Peppe Trotta per TRISTE©
Creare aspettativa, insinuare curiosità, costruire un fenomeno mediatico affidandosi a (neanche troppo) complesse operazioni di marketing è oggi una strategia ampiamente utilizzata in ambito discografico e ritrovarsi in dirittura d’arrivo davanti un prodotto discutibile, se non mediocre, è un rischio costante. Il famigerato hype non dipende comunque sempre e solo da chi vende, ma può essere ugualmente innescato da chi segue determinati flussi musicali e dimostrarsi non di rado perfettamente giustificato.
Le nuove uscite curate dalla Tanca Records – sub-label di Trovarobato, fondata e diretta da Jacopo Incani/Iosonouncane – si collocano a pieno titolo in questa seconda ottica, spinte dal gusto preminente per la piena libertà espressiva e l’esplorazione di linguaggi peculiari, se non innovativi, alla base delle scelte dell’etichetta.
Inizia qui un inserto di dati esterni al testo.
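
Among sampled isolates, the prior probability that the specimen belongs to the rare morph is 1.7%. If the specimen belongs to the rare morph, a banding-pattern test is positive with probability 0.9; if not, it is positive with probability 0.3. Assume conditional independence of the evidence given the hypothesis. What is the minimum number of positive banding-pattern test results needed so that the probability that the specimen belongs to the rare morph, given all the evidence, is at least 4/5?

5

Prior odds = 0.017/0.983 = 17/983.
Likelihood ratio of a positive = 0.9/0.3 = 3.
Target posterior odds = 0.8/0.2 = 4.
Require 3ⁿ ≥ 4 ÷ (17/983) = 3932/17.
3⁴ = 81 falls short of 3932/17 but 3⁵ = 243 reaches it, so n = 5.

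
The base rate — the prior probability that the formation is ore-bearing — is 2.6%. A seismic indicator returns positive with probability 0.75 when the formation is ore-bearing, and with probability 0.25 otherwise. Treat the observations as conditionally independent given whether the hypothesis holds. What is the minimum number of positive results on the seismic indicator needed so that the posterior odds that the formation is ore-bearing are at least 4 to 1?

5

Prior odds: 0.026 ÷ 0.974 = 13/487.
Likelihood ratio of a positive result = 0.75/0.25 = 3.
Target odds = 4.
Need (13/487) × 3ⁿ ≥ 4, i.e. 3ⁿ ≥ 1948/13.
3⁴ = 81 falls short of 1948/13 but 3⁵ = 243 reaches it, so n = 5.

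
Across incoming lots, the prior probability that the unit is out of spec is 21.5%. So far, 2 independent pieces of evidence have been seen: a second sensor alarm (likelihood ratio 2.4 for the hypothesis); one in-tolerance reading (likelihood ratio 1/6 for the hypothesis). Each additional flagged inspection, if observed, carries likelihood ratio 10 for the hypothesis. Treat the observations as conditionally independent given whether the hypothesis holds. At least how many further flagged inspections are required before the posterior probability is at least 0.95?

Prior odds = 0.215/0.785 = 43/157.
Combined Bayes factor of the evidence already in hand = 2.4 × (1/6) = 0.4.
Odds after that evidence = (43/157) × 0.4 = 86/785.
Target odds = 0.95/0.05 = 19.
Need 10ⁿ ≥ 19 ÷ (86/785) = 14915/86.
10² = 100 falls short of 14915/86 but 10³ = 1000 reaches it, so n = 3.

3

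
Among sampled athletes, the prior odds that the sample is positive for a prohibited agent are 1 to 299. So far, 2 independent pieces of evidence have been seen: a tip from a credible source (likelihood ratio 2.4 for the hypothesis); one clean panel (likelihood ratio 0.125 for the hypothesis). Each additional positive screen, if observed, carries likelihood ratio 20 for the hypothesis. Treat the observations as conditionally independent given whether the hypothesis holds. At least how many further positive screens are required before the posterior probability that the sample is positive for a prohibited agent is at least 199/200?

Prior odds = 1/299.
Combined Bayes factor of the evidence already in hand = 2.4 × 0.125 = 0.3.
Odds after that evidence = (1/299) × 0.3 = 3/2990.
Target odds = 0.995/0.005 = 199.
Need 20ⁿ ≥ 199 ÷ (3/2990) = 595010/3.
20⁴ = 160000 falls short of 595010/3 but 20⁵ = 3200000 reaches it, so n = 5.

5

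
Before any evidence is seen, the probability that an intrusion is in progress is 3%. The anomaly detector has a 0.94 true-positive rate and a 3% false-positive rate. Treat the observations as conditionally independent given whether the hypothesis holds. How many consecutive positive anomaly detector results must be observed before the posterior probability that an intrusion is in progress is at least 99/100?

Prior odds: 0.03 ÷ 0.97 = 3/97.
Likelihood ratio of a positive result = 0.94/0.03 = 94/3.
Target odds: 0.99 ÷ 0.01 = 99.
Require (94/3)ⁿ ≥ 99 ÷ (3/97) = 3201.
(94/3)² = 8836/9 falls short of 3201 but (94/3)³ = 830584/27 reaches it, so n = 3.

3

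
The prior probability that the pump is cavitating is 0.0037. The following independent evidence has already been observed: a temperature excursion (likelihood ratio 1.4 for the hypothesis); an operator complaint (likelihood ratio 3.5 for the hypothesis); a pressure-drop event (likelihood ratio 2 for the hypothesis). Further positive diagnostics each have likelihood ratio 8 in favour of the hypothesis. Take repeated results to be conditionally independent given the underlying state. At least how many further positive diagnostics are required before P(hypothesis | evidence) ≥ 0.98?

4

Prior odds = 0.0037/0.9963 = 37/9963.
Combined Bayes factor of the evidence already in hand = 1.4 × 3.5 × 2 = 9.8.
Odds after that evidence = (37/9963) × 9.8 = 1813/49815.
Target odds = 0.98/0.02 = 49.
Need 8ⁿ ≥ 49 ÷ (1813/49815) = 49815/37.
8³ = 512 falls short of 49815/37 but 8⁴ = 4096 reaches it, so n = 4.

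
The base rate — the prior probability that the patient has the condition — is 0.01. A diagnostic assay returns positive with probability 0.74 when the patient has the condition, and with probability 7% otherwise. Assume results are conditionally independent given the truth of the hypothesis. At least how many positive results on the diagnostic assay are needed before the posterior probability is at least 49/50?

4

Prior odds: 0.01 ÷ 0.99 = 1/99.
Likelihood ratio of a positive result = 0.74/0.07 = 74/7.
Target odds: 0.98 ÷ 0.02 = 49.
Need (1/99) × (74/7)ⁿ ≥ 49, i.e. (74/7)ⁿ ≥ 4851.
(74/7)³ = 405224/343 falls short of 4851 but (74/7)⁴ = 29986576/2401 reaches it, so n = 4.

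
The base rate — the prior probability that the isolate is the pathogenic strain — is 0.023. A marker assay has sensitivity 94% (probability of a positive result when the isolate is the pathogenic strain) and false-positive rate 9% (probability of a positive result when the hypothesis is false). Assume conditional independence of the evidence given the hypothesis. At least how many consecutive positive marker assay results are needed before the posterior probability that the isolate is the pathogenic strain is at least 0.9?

Prior odds = 0.023/0.977 = 23/977.
Likelihood ratio of a positive result = 0.94/0.09 = 94/9.
Target odds: 0.9 ÷ 0.1 = 9.
Need (23/977) × (94/9)ⁿ ≥ 9, i.e. (94/9)ⁿ ≥ 8793/23.
(94/9)² = 8836/81 falls short of 8793/23 but (94/9)³ = 830584/729 reaches it, so n = 3.

3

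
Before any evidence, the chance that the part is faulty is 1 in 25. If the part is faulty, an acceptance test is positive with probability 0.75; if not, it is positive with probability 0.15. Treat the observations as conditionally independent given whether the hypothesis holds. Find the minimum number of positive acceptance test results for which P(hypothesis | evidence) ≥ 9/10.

4

Prior odds = 0.04/0.96 = 1/24.
Likelihood ratio of a positive = 0.75/0.15 = 5.
Target odds: 0.9 ÷ 0.1 = 9.
Need (1/24) × 5ⁿ ≥ 9, i.e. 5ⁿ ≥ 216.
5³ = 125 falls short of 216 but 5⁴ = 625 reaches it, so n = 4.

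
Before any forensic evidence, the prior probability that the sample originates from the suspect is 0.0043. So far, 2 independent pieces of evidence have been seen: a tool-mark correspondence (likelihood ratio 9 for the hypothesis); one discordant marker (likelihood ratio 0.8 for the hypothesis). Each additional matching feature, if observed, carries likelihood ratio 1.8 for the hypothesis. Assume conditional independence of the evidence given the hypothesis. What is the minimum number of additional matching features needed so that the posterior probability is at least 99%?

14

Prior odds = 0.0043/0.9957 = 43/9957.
Combined Bayes factor of the evidence already in hand = 9 × 0.8 = 7.2.
Odds after that evidence = (43/9957) × 7.2 = 516/16595.
Target odds = 0.99/0.01 = 99.
Need 1.8ⁿ ≥ 99 ÷ (516/16595) = 547635/172.
1.8¹³ ≈2082.3 falls short of 547635/172 but 1.8¹⁴ ≈3748.13 reaches it, so n = 14.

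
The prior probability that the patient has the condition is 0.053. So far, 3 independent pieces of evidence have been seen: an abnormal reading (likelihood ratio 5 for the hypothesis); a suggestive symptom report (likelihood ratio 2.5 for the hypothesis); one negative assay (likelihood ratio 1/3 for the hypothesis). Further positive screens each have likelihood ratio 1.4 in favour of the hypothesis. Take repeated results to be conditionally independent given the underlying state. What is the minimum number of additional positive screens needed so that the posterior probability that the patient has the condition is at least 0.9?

11

Prior odds = 0.053/0.947 = 53/947.
Combined Bayes factor of the evidence already in hand = 5 × 2.5 × (1/3) = 25/6.
Odds after that evidence = (53/947) × 25/6 = 1325/5682.
Target odds = 0.9/0.1 = 9.
Need 1.4ⁿ ≥ 9 ÷ (1325/5682) = 51138/1325.
1.4¹⁰ = 282475249/9765625 falls short of 51138/1325 but 1.4¹¹ ≈40.4957 reaches it, so n = 11.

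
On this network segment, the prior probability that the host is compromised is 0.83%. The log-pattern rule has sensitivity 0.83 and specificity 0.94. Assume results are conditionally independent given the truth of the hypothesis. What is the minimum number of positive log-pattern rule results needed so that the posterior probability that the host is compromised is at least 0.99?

4

Prior odds = 0.0083/0.9917 = 83/9917.
False-positive rate = 1 − 0.94 = 0.06; likelihood ratio of a positive = 0.83/0.06 = 83/6.
Target odds: 0.99 ÷ 0.01 = 99.
Require (83/6)ⁿ ≥ 99 ÷ (83/9917) = 981783/83.
(83/6)³ = 571787/216 falls short of 981783/83 but (83/6)⁴ = 47458321/1296 reaches it, so n = 4.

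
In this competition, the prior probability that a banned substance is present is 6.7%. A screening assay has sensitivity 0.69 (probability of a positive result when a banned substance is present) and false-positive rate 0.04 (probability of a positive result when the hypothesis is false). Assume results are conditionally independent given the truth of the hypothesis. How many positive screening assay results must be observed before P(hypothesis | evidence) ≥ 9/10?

Prior odds: 0.067 ÷ 0.933 = 67/933.
Likelihood ratio of a positive result = 0.69/0.04 = 17.25.
Target odds: 0.9 ÷ 0.1 = 9.
Need (67/933) × 17.25ⁿ ≥ 9, i.e. 17.25ⁿ ≥ 8397/67.
17.25¹ = 17.25 falls short of 8397/67 but 17.25² = 297.5625 reaches it, so n = 2.

2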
Dopo l’interessante esordio di Vieri Cervelli Montel dello scorso anno, tocca a Daniela Pes presentare la sua opera prima provando a non deludere le attese e possiamo dire fin da subito che l’obiettivo è stato pienamente raggiunto.
Disco di debutto, ma tutt’altro che fase iniziale, Spira condensa anni di ricerca di un’artista giovane eppure già destinataria di diversi premi prestigiosi, condotta tra esperienze formative in ambito jazz, cantautorato e composizione elettronica.
Un album complesso e dalla gestazione lunga, fondato su sonorità distillate lentamente con la complicità fondamentale di Incani, coinvolto in qualità di mentore, regista e in parte sceneggiatore. Una presenza per certi versi ingombrante, di cui si avvertono distintamente le tracce lungo i poco meno quaranta minuti del lavoro.
Ad irradiarsi dalle trame proposte però è soprattutto il talento della musicista sarda, la sua attitudine ad interpolare sentori ancestrali e proiezioni avveniristiche, la capacità di fondere popolare ed elettronica costruendo un immaginario atmosferico nel quale si incontrano epoche e geografie distanti.
La volontà di affidarsi alla sola suggestione del suono ha determinato l’utilizzo della voce come mero strumento, spogliando le parole di ogni significato linguistico per ridurle a pura risonanza incastrata nella tessitura musicale per espanderne i confini, ulteriore punto di contatto con Ira di Iosonouncane la cui elaborazione non a caso è coeva a quella di Spira. L’insieme di queste istanze assume forme cangianti all’interno di ogni singola traccia, diventando nenia densa di rimandi etno (Ca Mira), progressione sintetica spinta da partiture ritmiche marcate (Illa Sera), scarna preghiera laica (Ora) ed elegia trascinante che si erge fino a toccare il cielo e commuovere nel profondo (Carme).
Il costante confronto tra estremi, tra antico e futuribile, terra e cosmo, luce ed ombra, trova il suo momento più alto nella fluttuazione mistica di Arca, mentre l’intero campionario proposto convive in virtuoso equilibrio in A Te Sola, dilatata coda dell’album che ne rappresenta perfetta sintesi e punto d’origine essendo il primo tassello per esso prodotto.
Frutto di riflessioni ponderate, di una tempistica lenta e una costruzione minuziosa, Spira si offre come un viaggio affascinante in un territorio emozionale avvolgente disegnato con il coraggio e l’ambizione che soltanto un’autrice prepotentemente visionaria sa regalare.